In an era when "sustainability" is the buzzword among the environmentally conscious, there is increasing recognition that achieving sustainability and alleviating poverty go hand in hand. In this environment, women's issues must become a top priority.
Worldwide, women are more susceptible to poverty and its associated problems. They often have limited access to a myriad of services, including education and health care. Discrimination in employment policies and social systems exacerbate the situation. While most of us are familiar with the issue of the income gap – women continue to earn 70 cents for every dollar that a man makes in a similar job – we might not be as familiar with the fact that women make up 40 percent of the global work force but earn only 26 percent of the income (and this counts only paid work and not housework).
In some countries, like Jamaica, women head households not necessarily by choice (or gender equity), but because the 'baby-fathers' (as they are called) do not partake in the caretaking of their children. In such societies, men impregnate women as a demonstration of virility, leaving the women trapped with ever expanding families in the hopes that the next 'baby-father' will stick around. In the meantime, they are caught in a downward spiraling poverty cycle.
Studies show that efforts to lift communities out of poverty are more likely to succeed if they are targeted at women.

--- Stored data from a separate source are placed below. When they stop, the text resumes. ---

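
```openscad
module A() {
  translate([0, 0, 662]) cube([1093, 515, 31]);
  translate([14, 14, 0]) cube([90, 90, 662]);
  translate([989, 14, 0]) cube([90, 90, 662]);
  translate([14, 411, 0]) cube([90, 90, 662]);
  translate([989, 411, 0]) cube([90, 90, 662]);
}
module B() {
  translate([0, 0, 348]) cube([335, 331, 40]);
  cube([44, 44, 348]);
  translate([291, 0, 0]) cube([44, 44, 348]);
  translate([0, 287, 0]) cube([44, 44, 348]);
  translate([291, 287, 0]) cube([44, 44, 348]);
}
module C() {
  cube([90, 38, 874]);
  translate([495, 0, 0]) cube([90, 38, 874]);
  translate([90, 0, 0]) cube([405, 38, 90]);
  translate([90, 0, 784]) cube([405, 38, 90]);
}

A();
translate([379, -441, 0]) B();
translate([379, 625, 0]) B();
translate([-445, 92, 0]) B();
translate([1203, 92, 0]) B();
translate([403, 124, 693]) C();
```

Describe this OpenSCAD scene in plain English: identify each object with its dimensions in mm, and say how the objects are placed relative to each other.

A is a table: top 1093 mm (x) × 515 mm (y), 31 mm thick, upper face at z = 693 mm, on four 90×90 mm square legs, each inset 14 mm from the nearest pair of top edges, running from z = 0 to the bottom of the top.

B is a simple wooden stool: a rectangular seat 335 mm (x) by 331 mm (y), 40 mm thick, top face at z = 388 mm, on four square legs, each 44×44 mm in cross-section. The legs rest on z = 0, each flush with a corner of the seat.

C is a rectangular picture frame lying in the x–z plane (depth along y). The opening is 405 mm wide (x) by 694 mm tall (z), surrounded by a border 90 mm wide on all four sides. The frame is 38 mm deep and is made of two full-height vertical stiles with two horizontal rails fitted between them.

Four stools sit around the table at the −y, +y, −x, +x sides. The picture frame is on top of the table.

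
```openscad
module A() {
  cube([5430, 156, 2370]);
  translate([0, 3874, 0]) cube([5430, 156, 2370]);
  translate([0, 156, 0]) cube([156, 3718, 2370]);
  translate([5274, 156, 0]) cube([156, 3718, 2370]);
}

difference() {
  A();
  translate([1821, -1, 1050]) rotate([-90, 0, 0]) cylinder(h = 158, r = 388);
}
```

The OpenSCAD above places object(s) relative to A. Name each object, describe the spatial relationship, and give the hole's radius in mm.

The subtracted cylinder has r = 388 mm.

A is a house frame. The house frame has a circular hole through its front wall. The hole's radius is 388 mm.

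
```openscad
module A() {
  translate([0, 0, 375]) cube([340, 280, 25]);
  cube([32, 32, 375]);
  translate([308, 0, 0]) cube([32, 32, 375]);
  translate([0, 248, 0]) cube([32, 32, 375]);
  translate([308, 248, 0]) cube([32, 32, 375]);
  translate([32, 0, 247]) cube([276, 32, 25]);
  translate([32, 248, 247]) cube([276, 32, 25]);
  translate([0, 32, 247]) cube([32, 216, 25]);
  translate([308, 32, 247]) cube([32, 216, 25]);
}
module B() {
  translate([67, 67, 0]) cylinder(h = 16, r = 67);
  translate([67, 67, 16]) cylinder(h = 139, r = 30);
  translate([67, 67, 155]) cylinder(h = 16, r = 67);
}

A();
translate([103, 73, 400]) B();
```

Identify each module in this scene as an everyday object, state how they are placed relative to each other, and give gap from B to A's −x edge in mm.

The spool's min-x is at 103; the stool's min-x is 0; gap = 103 mm.

A is a stool. B is a spool. The spool is on top of the stool, centred. The gap from the spool to the stool's −x edge is 103 mm.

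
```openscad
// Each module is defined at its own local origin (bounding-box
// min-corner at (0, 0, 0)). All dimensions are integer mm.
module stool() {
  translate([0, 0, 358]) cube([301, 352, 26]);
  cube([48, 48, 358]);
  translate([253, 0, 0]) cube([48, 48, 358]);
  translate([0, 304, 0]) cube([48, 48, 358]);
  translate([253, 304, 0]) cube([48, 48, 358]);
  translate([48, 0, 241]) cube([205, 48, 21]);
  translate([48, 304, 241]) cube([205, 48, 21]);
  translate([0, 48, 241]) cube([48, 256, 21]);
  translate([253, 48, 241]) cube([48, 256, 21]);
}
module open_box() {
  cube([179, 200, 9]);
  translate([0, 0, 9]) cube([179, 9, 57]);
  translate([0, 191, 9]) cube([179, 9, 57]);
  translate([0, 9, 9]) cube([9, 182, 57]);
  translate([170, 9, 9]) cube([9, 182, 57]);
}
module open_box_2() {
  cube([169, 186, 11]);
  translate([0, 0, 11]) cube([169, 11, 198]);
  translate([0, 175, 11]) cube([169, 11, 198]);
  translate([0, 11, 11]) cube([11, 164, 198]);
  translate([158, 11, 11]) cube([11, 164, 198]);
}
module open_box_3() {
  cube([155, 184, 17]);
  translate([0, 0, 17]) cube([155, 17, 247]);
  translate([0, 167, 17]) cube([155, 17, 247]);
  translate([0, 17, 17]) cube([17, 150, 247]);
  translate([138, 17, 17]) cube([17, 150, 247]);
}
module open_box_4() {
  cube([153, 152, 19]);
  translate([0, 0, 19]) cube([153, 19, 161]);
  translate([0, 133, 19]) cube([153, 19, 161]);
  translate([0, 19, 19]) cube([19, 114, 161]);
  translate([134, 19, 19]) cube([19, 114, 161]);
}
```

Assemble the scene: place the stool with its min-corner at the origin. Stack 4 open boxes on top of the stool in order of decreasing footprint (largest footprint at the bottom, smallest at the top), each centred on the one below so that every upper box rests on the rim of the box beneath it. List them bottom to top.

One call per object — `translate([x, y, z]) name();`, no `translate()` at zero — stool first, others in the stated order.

stool();
translate([61, 76, 384]) open_box();
translate([66, 83, 450]) open_box_2();
translate([73, 84, 659]) open_box_3();
translate([74, 100, 923]) open_box_4();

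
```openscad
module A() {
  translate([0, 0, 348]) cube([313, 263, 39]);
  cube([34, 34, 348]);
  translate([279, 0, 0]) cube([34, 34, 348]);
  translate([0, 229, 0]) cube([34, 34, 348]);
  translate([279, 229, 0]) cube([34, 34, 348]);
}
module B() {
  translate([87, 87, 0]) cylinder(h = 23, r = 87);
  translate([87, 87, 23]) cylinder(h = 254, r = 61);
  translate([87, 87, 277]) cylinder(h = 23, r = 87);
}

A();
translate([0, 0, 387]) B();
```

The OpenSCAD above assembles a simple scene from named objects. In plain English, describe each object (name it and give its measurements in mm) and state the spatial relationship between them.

A is a simple wooden stool: a rectangular seat 313 mm (x) by 263 mm (y), 39 mm thick, top face at z = 387 mm, on four square legs, each 34×34 mm in cross-section. The legs rest on z = 0, each flush with a corner of the seat.

B is a spool: two coaxial disc flanges of radius 87 mm and thickness 23 mm, joined by a core cylinder of radius 61 mm and height 254 mm. The lower flange rests on z = 0 and the three cylinders share a vertical axis.

The spool is on top of the stool.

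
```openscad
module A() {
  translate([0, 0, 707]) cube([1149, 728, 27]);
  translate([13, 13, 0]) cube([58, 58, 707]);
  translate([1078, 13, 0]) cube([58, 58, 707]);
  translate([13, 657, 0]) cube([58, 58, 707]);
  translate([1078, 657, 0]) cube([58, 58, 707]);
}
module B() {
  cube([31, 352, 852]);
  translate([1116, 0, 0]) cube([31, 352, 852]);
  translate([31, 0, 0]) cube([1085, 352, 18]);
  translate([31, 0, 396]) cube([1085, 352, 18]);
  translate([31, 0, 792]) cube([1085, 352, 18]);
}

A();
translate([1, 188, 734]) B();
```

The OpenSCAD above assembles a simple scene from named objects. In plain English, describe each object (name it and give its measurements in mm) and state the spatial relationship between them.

A is a table with a 1149×728 mm rectangular top, 27 mm thick, top surface at z = 734 mm, supported by four 58×58 mm square legs, each inset 13 mm from the nearest pair of top edges, running from the floor.

B is a bookshelf 1147 mm wide overall, 352 mm deep and 852 mm tall. The two sides are 31 mm thick vertical panels. 3 horizontal shelves of 18 mm thickness span between the inner faces of the sides; the lowest shelf sits on the floor and shelves are stacked with a clear vertical gap of 378 mm between each pair.

The bookshelf is on top of the table, centred.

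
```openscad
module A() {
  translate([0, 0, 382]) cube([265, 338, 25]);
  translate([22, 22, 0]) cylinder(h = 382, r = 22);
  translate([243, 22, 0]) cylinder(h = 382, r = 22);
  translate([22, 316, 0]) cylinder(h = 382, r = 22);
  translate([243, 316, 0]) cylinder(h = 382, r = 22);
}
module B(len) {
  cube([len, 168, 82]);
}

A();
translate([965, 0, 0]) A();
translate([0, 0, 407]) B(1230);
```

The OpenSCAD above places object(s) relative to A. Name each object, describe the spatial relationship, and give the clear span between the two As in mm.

A is a stool. B is a beam. A beam spans the tops of two stools. The clear span between the two stools is 700 mm.

Second stool starts at x = 965; first ends at x = 265; clear span = 965 − 265 = 700 mm.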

When educated, women are better able to make health and household decisions, and find more skilled (and better paying) jobs. Employment and access to resources afford choices.

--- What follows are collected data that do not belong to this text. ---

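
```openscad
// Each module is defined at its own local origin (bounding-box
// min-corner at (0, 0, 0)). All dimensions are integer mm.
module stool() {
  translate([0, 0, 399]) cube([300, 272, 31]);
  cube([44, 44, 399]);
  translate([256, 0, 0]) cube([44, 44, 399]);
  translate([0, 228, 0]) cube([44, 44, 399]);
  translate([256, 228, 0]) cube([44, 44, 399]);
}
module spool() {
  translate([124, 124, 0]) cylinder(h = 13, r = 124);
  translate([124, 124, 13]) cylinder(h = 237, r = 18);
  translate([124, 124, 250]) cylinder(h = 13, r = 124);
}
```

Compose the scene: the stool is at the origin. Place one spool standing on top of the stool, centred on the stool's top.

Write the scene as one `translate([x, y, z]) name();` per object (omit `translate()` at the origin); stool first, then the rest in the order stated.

stool();
translate([26, 12, 430]) spool();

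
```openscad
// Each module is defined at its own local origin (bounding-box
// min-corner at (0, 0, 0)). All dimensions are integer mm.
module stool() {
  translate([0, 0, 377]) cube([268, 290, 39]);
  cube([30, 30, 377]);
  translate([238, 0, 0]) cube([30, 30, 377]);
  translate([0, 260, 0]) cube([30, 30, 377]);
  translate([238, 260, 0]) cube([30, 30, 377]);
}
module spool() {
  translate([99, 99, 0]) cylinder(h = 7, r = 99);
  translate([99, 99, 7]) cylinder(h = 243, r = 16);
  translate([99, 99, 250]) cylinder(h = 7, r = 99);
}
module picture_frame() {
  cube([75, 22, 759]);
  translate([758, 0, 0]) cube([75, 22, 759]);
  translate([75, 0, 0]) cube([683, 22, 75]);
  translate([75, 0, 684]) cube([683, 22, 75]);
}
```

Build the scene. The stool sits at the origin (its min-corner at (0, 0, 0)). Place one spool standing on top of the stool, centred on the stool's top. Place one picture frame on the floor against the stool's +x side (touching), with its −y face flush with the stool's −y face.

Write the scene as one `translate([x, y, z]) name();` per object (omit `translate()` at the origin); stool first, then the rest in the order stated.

stool();
translate([35, 46, 416]) spool();
translate([268, 0, 0]) picture_frame();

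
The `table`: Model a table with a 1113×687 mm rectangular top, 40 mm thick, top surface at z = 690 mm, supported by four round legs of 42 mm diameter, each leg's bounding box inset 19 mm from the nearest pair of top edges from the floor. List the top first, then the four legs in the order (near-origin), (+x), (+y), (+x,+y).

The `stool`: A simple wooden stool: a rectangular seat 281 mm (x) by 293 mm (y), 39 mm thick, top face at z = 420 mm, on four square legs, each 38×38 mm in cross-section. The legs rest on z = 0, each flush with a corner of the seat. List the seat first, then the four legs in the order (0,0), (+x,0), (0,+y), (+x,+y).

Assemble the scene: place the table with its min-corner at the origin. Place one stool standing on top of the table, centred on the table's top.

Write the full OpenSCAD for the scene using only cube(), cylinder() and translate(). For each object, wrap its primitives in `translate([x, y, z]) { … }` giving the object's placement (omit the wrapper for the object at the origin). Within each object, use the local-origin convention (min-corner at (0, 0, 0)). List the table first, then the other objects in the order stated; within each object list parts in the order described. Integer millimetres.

translate([0, 0, 650]) cube([1113, 687, 40]);
translate([40, 40, 0]) cylinder(h = 650, r = 21);
translate([1073, 40, 0]) cylinder(h = 650, r = 21);
translate([40, 647, 0]) cylinder(h = 650, r = 21);
translate([1073, 647, 0]) cylinder(h = 650, r = 21);
translate([416, 197, 690]) {
  translate([0, 0, 381]) cube([281, 293, 39]);
  cube([38, 38, 381]);
  translate([243, 0, 0]) cube([38, 38, 381]);
  translate([0, 255, 0]) cube([38, 38, 381]);
  translate([243, 255, 0]) cube([38, 38, 381]);
}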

Reaching out to women often has ripple effects. For example, when women are provided access to affordable healthcare, infant mortality declines and childhood nutrition is enhanced. More often than not, increased income for women also translates into capital investments, like education and food for children, as well as lowered birth-rates. All of which promotes a healthier and more sustainable planet.

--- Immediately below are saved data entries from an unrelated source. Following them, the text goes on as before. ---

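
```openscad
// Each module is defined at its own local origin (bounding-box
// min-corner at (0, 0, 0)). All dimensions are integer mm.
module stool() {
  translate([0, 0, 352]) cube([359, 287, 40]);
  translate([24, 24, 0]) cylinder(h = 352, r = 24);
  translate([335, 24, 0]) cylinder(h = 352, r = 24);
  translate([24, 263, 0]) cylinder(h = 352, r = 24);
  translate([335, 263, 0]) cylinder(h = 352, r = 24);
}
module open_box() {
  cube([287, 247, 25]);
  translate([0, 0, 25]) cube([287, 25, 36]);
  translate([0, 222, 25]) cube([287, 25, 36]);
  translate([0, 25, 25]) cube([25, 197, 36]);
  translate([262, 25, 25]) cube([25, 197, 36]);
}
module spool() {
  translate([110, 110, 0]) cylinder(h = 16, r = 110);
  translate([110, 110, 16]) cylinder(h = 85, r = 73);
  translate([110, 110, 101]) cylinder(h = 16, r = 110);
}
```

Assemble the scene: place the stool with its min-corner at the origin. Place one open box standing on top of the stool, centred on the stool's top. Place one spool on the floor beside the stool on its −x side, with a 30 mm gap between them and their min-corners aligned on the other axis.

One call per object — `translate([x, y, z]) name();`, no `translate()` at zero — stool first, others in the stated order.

stool();
translate([36, 20, 392]) open_box();
translate([-250, 0, 0]) spool();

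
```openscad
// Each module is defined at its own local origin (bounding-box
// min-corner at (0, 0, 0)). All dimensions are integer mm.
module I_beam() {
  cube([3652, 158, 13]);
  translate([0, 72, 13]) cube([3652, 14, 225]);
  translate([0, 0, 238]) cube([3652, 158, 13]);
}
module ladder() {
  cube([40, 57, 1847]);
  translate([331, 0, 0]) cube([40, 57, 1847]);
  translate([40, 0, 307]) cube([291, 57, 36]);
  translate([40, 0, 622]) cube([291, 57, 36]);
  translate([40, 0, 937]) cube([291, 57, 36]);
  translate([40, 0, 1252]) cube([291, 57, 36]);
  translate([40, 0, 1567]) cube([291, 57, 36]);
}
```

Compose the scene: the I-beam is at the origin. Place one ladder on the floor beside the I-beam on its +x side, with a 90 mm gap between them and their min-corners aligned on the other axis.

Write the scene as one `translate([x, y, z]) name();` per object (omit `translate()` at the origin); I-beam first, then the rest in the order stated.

I_beam();
translate([3742, 0, 0]) ladder();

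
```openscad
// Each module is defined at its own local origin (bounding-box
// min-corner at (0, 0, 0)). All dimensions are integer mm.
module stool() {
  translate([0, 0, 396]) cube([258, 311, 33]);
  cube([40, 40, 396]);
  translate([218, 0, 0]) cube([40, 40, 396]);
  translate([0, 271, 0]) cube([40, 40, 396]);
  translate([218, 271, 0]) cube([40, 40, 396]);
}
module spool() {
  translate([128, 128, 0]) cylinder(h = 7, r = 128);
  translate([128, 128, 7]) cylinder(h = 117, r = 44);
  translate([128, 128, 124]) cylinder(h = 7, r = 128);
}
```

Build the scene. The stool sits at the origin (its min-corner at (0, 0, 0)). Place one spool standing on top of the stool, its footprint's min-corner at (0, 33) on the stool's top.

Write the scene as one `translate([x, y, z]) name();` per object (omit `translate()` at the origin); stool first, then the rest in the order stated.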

It is fitting then to remember that the very idea of "sustainability" started with a woman – Gro Harlem Brundtland. As Prime Minister of Norway, Brundtland chaired the World Commission on Environment and Development in 1987. The enduring concept in the Brundtland report is "sustainable development" – defined as "development that meets the needs of the present without compromising the ability of future generations to meet their own needs".
This vague exhortation received much criticism, and debates continue as to what it constitutes and how to get there. While we have yet to provide a definitive answer on what is sustainability, we have definitively answered that it cannot occur without addressing the challenges that women face.
Wei Ying Wong is the Mellon Postdoctoral Fellow in the Goodwin-Niering Center for the Environment at Connecticut College.